When the CCMA makes an award for the reinstatement of an employee who has been unfairly dismissed or suspended, it seldom goes down well. But what happens if the employer ignores the award?
In the case of Ilembe Outsourcing and Recruitment c.c. and others v Nosango (2018), the Labour Appeal Court (LAC) was faced with a situation where the employer did not seem to take a CCMA award seriously. The employee, Mr Nosango, had been suspended from duty, apparently after having been involved in an altercation with employees affiliated to different trade unions. No steps were taken to charge him with misconduct. Nosango referred an unfair labour practice dispute to the CCMA. The CCMA commissioner directed employer ‘… to uplift the suspension of the applicant and reinstate him in his employment …’. The employer was also ordered to pay arrear wages within seven days of the date of receipt of the arbitration award.
Alternative job offer
The employer failed to give effect to the CCMA award, which was subsequently made an order of the Labour Court (LC). The Sheriff attached certain goods of the employer, which led to the employer paying the monetary amount, but it did so in three instalments. Then, instead of reinstating Nosango to his previous position, the employer offered him an alternative job at different premises and at a lower rate of pay. Nosango rejected the offer. He was later offered another position, at different premises, but at the same rate of pay. This too was rejected by Nosango, who ultimately pursued a contempt application in the LC.
Contempt of court
The employer disputed that it was in contempt of court and argued that it had ‘duly complied’ or complied ‘in so far as it is possible’ with the order. The employer further argued that the order of reinstatement made by the arbitrator was not appropriate. According to the employer it was concerned about Nosango’s safety due to the potential for conflict at the site from which he had been suspended. The LC found the employer’s arguments unconvincing and concluded that the employer had acted mala fide (i.e. in bad faith). The LC directed the employer to reinstate Nosango to the same site and on similar conditions that applied before he was suspended. Furthermore, the employer was ordered to pay him the salary due to him, as well as any arrears. If the employer did not comply, the LC directed that the members of the close corporation should be imprisoned for 15 days. The matter was taken on appeal, but the LAC essentially upheld the award of the LC, with a few variations. The back-pay was limited to 12 months’ pay. The LAC also ordered the employer to pay Nosango’s legal costs.

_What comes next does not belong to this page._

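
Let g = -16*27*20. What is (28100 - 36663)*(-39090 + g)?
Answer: 408711990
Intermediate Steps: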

What does an employer do if faced by a CCMA award or court order to reinstate or re-employ, yet it truly believes that it would not be viable for an employee to return to his or her old job? There may be reasons other than the discomfort of facing an employee that has ‘won his case’ against the employer. For example – the need for the particular job may no longer exist, or the employer might have appointed someone else in the meantime. Retrenchment may be an option in the former instance, but not the latter (in which case the ‘last in, first out’ principle will apply, meaning that the newly-appointed employee would have to be retrenched instead). What other options are available?
It is almost inevitable that the employment relationship will be strained following an order for reinstatement or re-employment. However, if ‘pride’ or ‘principle’ stands in the way of reconciliation or finding a reasonable alternative solution, the prospects for a favourable outcome for the employer are not good. It may face a similar situation to that of the employer in the Ilembe Outsourcing case, having to pay a large sum of money, huge legal bills, having to reinstate the employee, as well as the prospect of imprisonment if it did not comply.
Should an employer end up in the situation described above, we would encourage the employer consider mediation as an option. Intervention by a skilled mediator is likely to bring about fresh perspectives that should significantly improve the chances of a reasonable outcome that both parties can live with.
We must state the obvious, though, i.e. that all of the above could be avoided if employers observe fair labour practices in the first place.